Mrs. Clinton was closer to being right the first time, when she haltingly defended Mr. Spitzer’s reasoning. Fixing immigration is not a yes-or-no question. It’s yes and no. Or if you prefer, no and yes — no to more illegal immigration, to uncontrolled borders and to a flourishing underground economy where employer greed feeds off worker desperation. Yes to extending the blanket of law over the anonymous, undocumented population — through fines and other penalties for breaking the nation’s laws and an orderly path to legal status and citizenship to those who qualify.
These are the ingredients of a realistic approach to a complicated problem. It’s called comprehensive reform, and it rests on the idea that having an undocumented underclass does the country more harm than good. This is not “open-borders amnesty,” a false label stuck on by those who want enforcement and nothing else. It’s tough on the border and on those who sneaked across it. It’s tough but fair to employers who need immigrant workers. It recognizes that American citizens should not have to compete for jobs with a desperate population frightened into accepting rock-bottom wages and working conditions. It makes a serious effort to fix legal immigration by creating an orderly future flow of legal workers.
Americans accept this approach. The National Immigration Forum has compiled nearly two dozen polls from 2007 alone that show Americans consistently favoring a combination of tough enforcement and earned legalization over just enforcement. Elections confirm this. Straight-talking moderates like Gov. Janet Napolitano of Arizona and Gov. Bill Richardson of New Mexico thrive in the immigration crucible along the southern border. Those who obsess about immigration as single-issue hard-liners, like the Arizonans J. D. Hayworth and Randy Graf, have disappeared, booted by voters. Voters in Virginia this month rejected similar candidates and handed control of the State Senate to Democrats.

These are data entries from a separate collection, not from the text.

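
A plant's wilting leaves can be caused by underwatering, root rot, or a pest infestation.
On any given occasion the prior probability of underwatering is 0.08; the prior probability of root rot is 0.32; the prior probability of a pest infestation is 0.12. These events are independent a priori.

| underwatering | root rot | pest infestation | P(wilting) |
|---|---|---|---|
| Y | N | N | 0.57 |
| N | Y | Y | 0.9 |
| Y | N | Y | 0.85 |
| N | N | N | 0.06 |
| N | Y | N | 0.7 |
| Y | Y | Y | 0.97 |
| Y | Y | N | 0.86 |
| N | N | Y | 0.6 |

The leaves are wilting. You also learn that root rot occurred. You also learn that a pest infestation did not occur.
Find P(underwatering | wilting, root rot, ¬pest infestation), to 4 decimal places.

P(underwatering | wilting, root rot, ¬pest infestation) ≈ 0.0965

Numerator (weight on configurations with underwatering): 0.86·0.08 = 0.068800
Denominator P(wilting | root rot, ¬pest infestation): 0.7·0.92 + 0.86·0.08 = 0.712800
Posterior = 0.068800 / 0.712800 ≈ 0.0965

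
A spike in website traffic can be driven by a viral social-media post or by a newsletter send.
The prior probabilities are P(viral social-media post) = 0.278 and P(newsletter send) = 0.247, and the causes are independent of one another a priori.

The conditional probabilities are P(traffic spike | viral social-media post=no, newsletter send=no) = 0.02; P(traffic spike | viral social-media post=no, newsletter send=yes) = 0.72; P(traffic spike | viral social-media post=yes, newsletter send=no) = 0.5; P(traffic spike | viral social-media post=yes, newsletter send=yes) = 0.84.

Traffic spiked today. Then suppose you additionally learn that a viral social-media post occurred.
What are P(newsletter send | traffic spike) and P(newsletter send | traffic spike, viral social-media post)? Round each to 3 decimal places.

P(newsletter send | traffic spike) ≈ 0.617; P(newsletter send | traffic spike, viral social-media post) ≈ 0.355

P(traffic spike) = 0.02*0.722*0.753 + 0.72*0.722*0.247 + 0.5*0.278*0.753 + 0.84*0.278*0.247 = 0.010873 + 0.128400 + 0.104667 + 0.057679 = 0.301619
The newsletter send-present share is 0.128400 + 0.057679 = 0.186079.
P(newsletter send | traffic spike) = 0.186079 / 0.301619 ≈ 0.617

Now condition on the additional information:
Enumerate both values of newsletter send and weight by the priors:
  P(traffic spike | viral social-media post) = 0.5*0.753 + 0.84*0.247
        = 0.376500 + 0.207480 = 0.583980
The terms with newsletter send present sum to 0.207480, so
  P(newsletter send | traffic spike, viral social-media post) = 0.207480 / 0.583980 ≈ 0.355
— viral social-media post explains away the evidence for newsletter send.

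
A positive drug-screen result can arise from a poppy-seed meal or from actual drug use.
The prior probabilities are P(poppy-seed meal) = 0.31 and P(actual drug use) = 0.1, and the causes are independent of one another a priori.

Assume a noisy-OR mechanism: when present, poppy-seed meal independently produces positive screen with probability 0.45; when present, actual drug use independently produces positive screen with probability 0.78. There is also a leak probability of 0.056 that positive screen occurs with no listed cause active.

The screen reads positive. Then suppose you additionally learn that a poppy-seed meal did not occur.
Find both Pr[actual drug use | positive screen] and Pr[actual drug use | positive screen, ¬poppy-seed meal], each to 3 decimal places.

Pr[actual drug use | positive screen] ≈ 0.327; Pr[actual drug use | positive screen, ¬poppy-seed meal] ≈ 0.611

Under noisy-OR, P(positive screen | causes) = 1 − (1−0.056)·∏(1−qᵢ) over the active causes.
Weight on actual drug use=true, given the evidence: 0.054670 + 0.027459 = 0.082129
The normalizing constant is 0.056·0.69·0.9 + 0.79232·0.69·0.1 + 0.4808·0.31·0.9 + 0.885776·0.31·0.1 = 0.251048
Posterior = 0.082129 / 0.251048 ≈ 0.327

With the extra evidence:
P(positive screen | ¬poppy-seed meal) = 0.056×0.9 + 0.79232×0.1 = 0.050400 + 0.079232 = 0.129632
Of this, 0.079232 comes from 0.79232×0.1 (the actual drug use=true cases).
Hence the posterior is 0.079232/0.129632 ≈ 0.611.
With poppy-seed meal excluded, actual drug use must carry more of the explanatory weight for the positive screen.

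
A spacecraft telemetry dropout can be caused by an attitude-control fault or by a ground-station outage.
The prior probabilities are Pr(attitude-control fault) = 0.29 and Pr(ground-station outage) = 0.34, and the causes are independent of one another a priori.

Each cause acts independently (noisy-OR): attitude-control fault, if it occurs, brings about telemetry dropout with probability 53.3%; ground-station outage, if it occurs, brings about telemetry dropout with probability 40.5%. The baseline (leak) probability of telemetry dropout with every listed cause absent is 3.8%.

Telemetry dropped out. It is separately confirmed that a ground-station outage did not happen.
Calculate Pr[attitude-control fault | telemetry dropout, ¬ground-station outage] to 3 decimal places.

Under noisy-OR, P(telemetry dropout | causes) = 1 − (1−0.038)·∏(1−qᵢ) over the active causes.
P(telemetry dropout | ¬ground-station outage) = 0.038·0.71 + 0.550746·0.29 = 0.026980 + 0.159716 = 0.186696
Restricting to configurations with attitude-control fault present: 0.550746·0.29 = 0.159716.
So P(attitude-control fault | telemetry dropout, ¬ground-station outage) = 0.159716/0.186696 ≈ 0.855.

Pr[attitude-control fault | telemetry dropout, ¬ground-station outage] ≈ 0.855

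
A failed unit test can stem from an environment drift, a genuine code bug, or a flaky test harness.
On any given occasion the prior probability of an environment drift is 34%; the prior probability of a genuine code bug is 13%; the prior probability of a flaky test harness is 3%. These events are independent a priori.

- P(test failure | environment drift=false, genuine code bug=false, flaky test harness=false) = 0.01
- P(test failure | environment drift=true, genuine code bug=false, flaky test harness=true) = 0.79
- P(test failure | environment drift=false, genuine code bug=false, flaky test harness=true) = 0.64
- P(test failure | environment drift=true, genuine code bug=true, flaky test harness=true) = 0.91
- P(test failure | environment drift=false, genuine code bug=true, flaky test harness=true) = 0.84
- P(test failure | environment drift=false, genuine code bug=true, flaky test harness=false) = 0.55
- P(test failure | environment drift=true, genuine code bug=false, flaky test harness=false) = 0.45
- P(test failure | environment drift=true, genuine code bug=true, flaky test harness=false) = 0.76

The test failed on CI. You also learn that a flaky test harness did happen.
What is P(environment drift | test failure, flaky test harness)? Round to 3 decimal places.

P(test failure | flaky test harness) = 0.64·0.66·0.87 + 0.84·0.66·0.13 + 0.79·0.34·0.87 + 0.91·0.34·0.13 = 0.367488 + 0.072072 + 0.233682 + 0.040222 = 0.713464
Of this, 0.273904 comes from 0.233682 + 0.040222 (the environment drift=true cases).
Hence the posterior is 0.273904/0.713464 ≈ 0.384.

P(environment drift | test failure, flaky test harness) ≈ 0.384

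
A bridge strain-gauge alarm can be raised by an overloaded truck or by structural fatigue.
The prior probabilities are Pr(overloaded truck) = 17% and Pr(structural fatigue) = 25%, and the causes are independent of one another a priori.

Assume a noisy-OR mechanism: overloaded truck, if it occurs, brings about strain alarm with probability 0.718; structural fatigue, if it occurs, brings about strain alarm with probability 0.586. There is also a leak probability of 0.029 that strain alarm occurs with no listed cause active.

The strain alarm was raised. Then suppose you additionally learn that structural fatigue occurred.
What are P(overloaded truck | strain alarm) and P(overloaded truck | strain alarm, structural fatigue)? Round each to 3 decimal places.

Under noisy-OR, P(strain alarm | causes) = 1 − (1−0.029)·∏(1−qᵢ) over the active causes.
By total probability over the 4 (overloaded truck, structural fatigue) configurations:
  P(strain alarm) = 0.029*0.83*0.75 + 0.598006*0.83*0.25 + 0.726178*0.17*0.75 + 0.886638*0.17*0.25
        = 0.018052 + 0.124086 + 0.092588 + 0.037682 = 0.272408
The terms with overloaded truck present sum to 0.130270, so
  P(overloaded truck | strain alarm) = 0.130270 / 0.272408 ≈ 0.478

Now condition on the additional information:
P(strain alarm | structural fatigue) = 0.598006·0.83 + 0.886638·0.17 = 0.496345 + 0.150728 = 0.647073
Of this, 0.150728 comes from 0.886638·0.17 (the overloaded truck=true cases).
So P(overloaded truck | strain alarm, structural fatigue) = 0.150728/0.647073 ≈ 0.233.
Conditioning on structural fatigue lowers the posterior on overloaded truck: the classic explaining-away effect in a common-effect structure.

P(overloaded truck | strain alarm) ≈ 0.478; P(overloaded truck | strain alarm, structural fatigue) ≈ 0.233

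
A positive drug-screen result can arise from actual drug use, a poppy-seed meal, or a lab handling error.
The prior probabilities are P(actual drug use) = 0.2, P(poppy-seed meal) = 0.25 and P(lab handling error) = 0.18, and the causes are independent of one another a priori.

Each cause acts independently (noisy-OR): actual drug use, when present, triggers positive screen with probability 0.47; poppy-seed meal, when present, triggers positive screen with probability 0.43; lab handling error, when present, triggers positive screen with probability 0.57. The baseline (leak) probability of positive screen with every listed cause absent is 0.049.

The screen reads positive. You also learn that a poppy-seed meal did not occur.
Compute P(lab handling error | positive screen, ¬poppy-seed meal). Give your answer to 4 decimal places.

P(lab handling error | positive screen, ¬poppy-seed meal) ≈ 0.4996

Under noisy-OR, P(positive screen | causes) = 1 − (1−0.049)·∏(1−qᵢ) over the active causes.
P(positive screen | ¬poppy-seed meal) = 0.049×0.8×0.82 + 0.59107×0.8×0.18 + 0.49597×0.2×0.82 + 0.783267×0.2×0.18 = 0.032144 + 0.085114 + 0.081339 + 0.028198 = 0.226795
Restricting to configurations with lab handling error present: 0.085114 + 0.028198 = 0.113312.
P(lab handling error | positive screen, ¬poppy-seed meal) = 0.113312 / 0.226795 ≈ 0.4996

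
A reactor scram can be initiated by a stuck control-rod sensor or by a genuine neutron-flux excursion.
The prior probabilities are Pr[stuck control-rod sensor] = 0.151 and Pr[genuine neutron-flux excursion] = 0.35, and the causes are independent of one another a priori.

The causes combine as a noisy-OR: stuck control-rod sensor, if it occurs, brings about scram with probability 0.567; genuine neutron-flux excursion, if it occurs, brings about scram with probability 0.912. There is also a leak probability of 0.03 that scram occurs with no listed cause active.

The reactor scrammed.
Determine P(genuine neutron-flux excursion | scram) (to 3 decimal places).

Under noisy-OR, P(scram | causes) = 1 − (1−0.03)·∏(1−qᵢ) over the active causes.
Weight on genuine neutron-flux excursion=true, given the evidence: 0.271785 + 0.050897 = 0.322682
Normalizer over all consistent configurations: 0.03×0.849×0.65 + 0.91464×0.849×0.35 + 0.57999×0.151×0.65 + 0.963039×0.151×0.35 = 0.396164
Posterior = 0.322682 / 0.396164 ≈ 0.815

P(genuine neutron-flux excursion | scram) ≈ 0.815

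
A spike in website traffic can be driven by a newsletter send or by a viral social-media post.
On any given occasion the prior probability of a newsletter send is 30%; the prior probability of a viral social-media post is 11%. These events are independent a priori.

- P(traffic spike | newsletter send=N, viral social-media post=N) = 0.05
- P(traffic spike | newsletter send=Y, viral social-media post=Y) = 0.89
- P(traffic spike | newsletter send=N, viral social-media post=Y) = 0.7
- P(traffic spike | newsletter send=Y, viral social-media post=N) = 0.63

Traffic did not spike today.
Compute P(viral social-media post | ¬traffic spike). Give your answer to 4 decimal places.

Sum P(¬traffic spike|·) weighted by the priors over the 4 (newsletter send, viral social-media post) configurations:
  P(¬traffic spike) = 0.95·0.7·0.89 + 0.3·0.7·0.11 + 0.37·0.3·0.89 + 0.11·0.3·0.11
        = 0.591850 + 0.023100 + 0.098790 + 0.003630 = 0.717370
Configurations with viral social-media post contribute 0.026730, so
  P(viral social-media post | ¬traffic spike) = 0.026730 / 0.717370 ≈ 0.0373

P(viral social-media post | ¬traffic spike) ≈ 0.0373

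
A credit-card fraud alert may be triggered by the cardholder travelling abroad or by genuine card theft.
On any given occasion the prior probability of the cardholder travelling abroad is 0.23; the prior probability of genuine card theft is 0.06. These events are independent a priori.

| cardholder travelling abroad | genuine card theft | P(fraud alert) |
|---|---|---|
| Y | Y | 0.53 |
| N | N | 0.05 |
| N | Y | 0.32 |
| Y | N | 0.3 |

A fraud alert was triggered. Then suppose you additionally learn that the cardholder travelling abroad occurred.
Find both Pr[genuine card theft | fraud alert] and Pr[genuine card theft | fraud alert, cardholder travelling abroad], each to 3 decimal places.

Pr[genuine card theft | fraud alert] ≈ 0.179; Pr[genuine card theft | fraud alert, cardholder travelling abroad] ≈ 0.101

Sum P(fraud alert|·) weighted by the priors over the 4 (cardholder travelling abroad, genuine card theft) configurations:
  P(fraud alert) = 0.05×0.77×0.94 + 0.32×0.77×0.06 + 0.3×0.23×0.94 + 0.53×0.23×0.06
        = 0.036190 + 0.014784 + 0.064860 + 0.007314 = 0.123148
Keeping only the genuine card theft-present terms gives 0.022098, so
  P(genuine card theft | fraud alert) = 0.022098 / 0.123148 ≈ 0.179

Now also conditioning on cardholder travelling abroad=true:
Enumerate both values of genuine card theft and weight by the priors:
  P(fraud alert | cardholder travelling abroad) = 0.3·0.94 + 0.53·0.06
        = 0.282000 + 0.031800 = 0.313800
The terms with genuine card theft present sum to 0.031800, so
  P(genuine card theft | fraud alert, cardholder travelling abroad) = 0.031800 / 0.313800 ≈ 0.101
The drop from 0.179 to 0.101 is the explaining-away (discounting) effect.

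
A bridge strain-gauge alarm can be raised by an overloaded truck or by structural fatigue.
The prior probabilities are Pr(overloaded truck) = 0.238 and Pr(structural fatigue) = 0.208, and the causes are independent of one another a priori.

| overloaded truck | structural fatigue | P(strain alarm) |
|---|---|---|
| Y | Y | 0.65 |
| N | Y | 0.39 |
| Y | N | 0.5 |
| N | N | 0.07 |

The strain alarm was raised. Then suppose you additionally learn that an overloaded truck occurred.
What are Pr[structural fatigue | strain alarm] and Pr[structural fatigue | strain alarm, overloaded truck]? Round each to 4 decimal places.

Pr[structural fatigue | strain alarm] ≈ 0.4078; Pr[structural fatigue | strain alarm, overloaded truck] ≈ 0.2545

For the numerator, keep only structural fatigue=true terms: 0.061813 + 0.032178 = 0.093991
Denominator P(strain alarm): 0.07·0.762·0.792 + 0.39·0.762·0.208 + 0.5·0.238·0.792 + 0.65·0.238·0.208 = 0.230484
P(structural fatigue | strain alarm) = 0.093991/0.230484 ≈ 0.4078

With the extra evidence:
By total probability over both values of structural fatigue:
  P(strain alarm | overloaded truck) = 0.5×0.792 + 0.65×0.208
        = 0.396000 + 0.135200 = 0.531200
Configurations with structural fatigue contribute 0.135200, so
  P(structural fatigue | strain alarm, overloaded truck) = 0.135200 / 0.531200 ≈ 0.2545
— overloaded truck explains away the evidence for structural fatigue.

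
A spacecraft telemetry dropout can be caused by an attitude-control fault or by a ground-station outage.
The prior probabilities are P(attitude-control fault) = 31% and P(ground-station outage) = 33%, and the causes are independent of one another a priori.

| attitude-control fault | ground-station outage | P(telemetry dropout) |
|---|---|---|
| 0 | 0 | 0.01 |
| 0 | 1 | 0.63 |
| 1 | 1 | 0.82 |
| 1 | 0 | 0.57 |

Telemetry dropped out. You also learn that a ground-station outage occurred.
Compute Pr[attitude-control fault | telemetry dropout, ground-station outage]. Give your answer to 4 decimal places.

Pr[attitude-control fault | telemetry dropout, ground-station outage] ≈ 0.3690

P(telemetry dropout | ground-station outage) = 0.63*0.69 + 0.82*0.31 = 0.434700 + 0.254200 = 0.688900
Of this, 0.254200 comes from 0.82*0.31 (the attitude-control fault=true cases).
So P(attitude-control fault | telemetry dropout, ground-station outage) = 0.254200/0.688900 ≈ 0.3690.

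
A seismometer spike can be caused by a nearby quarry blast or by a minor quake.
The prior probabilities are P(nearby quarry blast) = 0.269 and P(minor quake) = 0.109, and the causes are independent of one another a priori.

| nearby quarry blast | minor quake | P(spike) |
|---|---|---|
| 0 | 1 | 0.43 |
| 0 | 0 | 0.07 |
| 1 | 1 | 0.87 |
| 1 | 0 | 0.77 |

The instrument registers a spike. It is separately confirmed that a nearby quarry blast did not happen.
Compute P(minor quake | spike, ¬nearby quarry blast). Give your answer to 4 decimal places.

P(minor quake | spike, ¬nearby quarry blast) ≈ 0.4291

P(spike | ¬nearby quarry blast) = 0.07×0.891 + 0.43×0.109 = 0.062370 + 0.046870 = 0.109240
Restricting to configurations with minor quake present: 0.43×0.109 = 0.046870.
Hence the posterior is 0.046870/0.109240 ≈ 0.4291.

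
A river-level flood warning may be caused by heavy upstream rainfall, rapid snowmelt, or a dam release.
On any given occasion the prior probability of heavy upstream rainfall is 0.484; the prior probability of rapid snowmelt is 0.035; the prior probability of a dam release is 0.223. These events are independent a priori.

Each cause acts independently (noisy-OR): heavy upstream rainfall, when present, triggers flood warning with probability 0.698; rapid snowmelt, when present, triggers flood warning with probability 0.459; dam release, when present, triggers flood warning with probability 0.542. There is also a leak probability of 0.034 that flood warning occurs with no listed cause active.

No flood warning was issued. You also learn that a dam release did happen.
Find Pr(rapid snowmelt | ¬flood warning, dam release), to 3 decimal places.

Under noisy-OR, P(flood warning | causes) = 1 − (1−0.034)·∏(1−qᵢ) over the active causes.
P(¬flood warning | dam release) = 0.442428×0.516×0.965 + 0.239354×0.516×0.035 + 0.133613×0.484×0.965 + 0.072285×0.484×0.035 = 0.220303 + 0.004323 + 0.062405 + 0.001225 = 0.288256
Restricting to configurations with rapid snowmelt present: 0.004323 + 0.001225 = 0.005548.
P(rapid snowmelt | ¬flood warning, dam release) = 0.005548 / 0.288256 ≈ 0.019

Pr(rapid snowmelt | ¬flood warning, dam release) ≈ 0.019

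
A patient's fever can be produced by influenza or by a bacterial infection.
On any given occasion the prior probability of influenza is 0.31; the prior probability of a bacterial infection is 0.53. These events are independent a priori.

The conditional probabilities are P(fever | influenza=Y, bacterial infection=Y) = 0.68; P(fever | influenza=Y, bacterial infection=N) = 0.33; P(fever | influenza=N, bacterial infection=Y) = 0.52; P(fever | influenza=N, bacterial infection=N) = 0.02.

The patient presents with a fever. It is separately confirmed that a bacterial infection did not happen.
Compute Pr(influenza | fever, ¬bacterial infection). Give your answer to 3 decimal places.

Pr(influenza | fever, ¬bacterial infection) ≈ 0.881

P(fever | ¬bacterial infection) = 0.02×0.69 + 0.33×0.31 = 0.013800 + 0.102300 = 0.116100
The influenza-present share is 0.33×0.31 = 0.102300.
So P(influenza | fever, ¬bacterial infection) = 0.102300/0.116100 ≈ 0.881.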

It may not be “amnesty” that gets Americans worked up as much as inaction. They seem to sense the weakness and futility in the enforcement-only strategy, the idea of tightening the screws on an informal apartheid system until it is so frightening and hopeless that millions of poor people pack up and leave.
That is the attrition argument, the only answer the anti-amnesty crowd has to comprehensive reform. It is, of course, a passive amnesty that rewards only the most furtive and wily illegal immigrants and the bottom-feeding employers who hire them. It will drive some people out of the country, but will push millions of others — families with members of mixed immigration status, lots of citizen children and practically a nation’s worth of decent, hard workers — further into hiding.
We are already seeing what a full-bore enforcement-only strategy will bring. Bias crimes against Hispanic people are up, hate groups are on the march. Legal immigration remains a mess. Applications for citizenship are up, and the federal citizenship agency, which steeply raised its fees to increase efficiency, is drowning in paperwork and delays. American citizens are being caught up in house-to-house raids by immigration agents.
America is waiting for a leader to risk saying that the best answer is not the simplest one. As John Edwards said at the last debate, “When is our party going to show a little backbone and strength and courage and speak up for those people who have been left behind?”
He was talking about the poor and people without health insurance, but he could — and should — have included a host of others: Business owners who want to hire legal workers. Americans who don’t want their opportunities undermined by the off-the-books economy. Children whose dreams of education and advancement are thwarted by their parents’ hopeless immigration status. And the immigrants, here and abroad, who want to find their place in a society that once welcomed their honest labor, but can’t find a way to do it anymore.